Avoiding Commoditization in a Social World

Some would have everyone believe that social networking has completely eliminated the ability to frame the discussion about your destination. Positioning, as it were, is no longer necessary because, with the consumer in control, it doesn’t matter what you say or who you say it to anymore — no one is paying attention.

We are a social network of storytellers.

From the beginning of time, information has been passed mouth to ear, generation to generation through the fine art of storytelling. Most stories worth paying attention to have a point, a moral or lesson, a reason beyond just being. Your personal stories, and those about your destination, are no different.

Imagine, for a moment, that you have moved to a new town and joined the chamber of commerce. Or a new trade or industry association. Or taken on a new job. You attend your first meeting and the host asks you to step up in front of the audience and tell everyone a little about yourself. What do you say that will make others in the room the least bit interested in getting to know you better?

Will you talk about why you joined and came to the meeting? Do you have a story, core values, a mission or goal in life? Do you tell them about your career and company, your family, personal interests, hobbies and your favorite pet? Or do you just stand there, fumbling for the words?

If you’re smart, you’ve taken the time to think about what you’re going to say before you get put in the spotlight. It helps you to differentiate yourself from the rest of the people in the room (beyond the nice tie or pumps you picked out for the event) and gives everyone clear expectations of the value you bring to the table.

As they get to know you better, and you them, their experiences with you help to shape their perceptions of your character. How well you listen and show genuine interest in their points of view. Your actions and how well they align with how you talk about yourself. Do they talk about you to others the way you intended? Are they complimentary about what you bring to the table? Or do they dismiss you, or worse, talk poorly about you behind your back?

The same social rules go for your destination.

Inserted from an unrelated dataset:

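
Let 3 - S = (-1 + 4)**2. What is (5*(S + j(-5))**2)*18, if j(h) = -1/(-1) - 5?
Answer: 9000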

Positioning helps you to determine your core messages, which stories help to communicate them, and which are irrelevant, likely to be misinterpreted or best kept to yourself. If you listen to your customers and prospects and relate to them in their terms, they respond positively. If you live up to your promises, you make friends. If you make your destination relevant to their human condition, you gain advocates. If you fail to set realistic expectations, promise something you can’t deliver, or succeed at attracting a customer that will never be happy with what your brand has to offer, you will lose.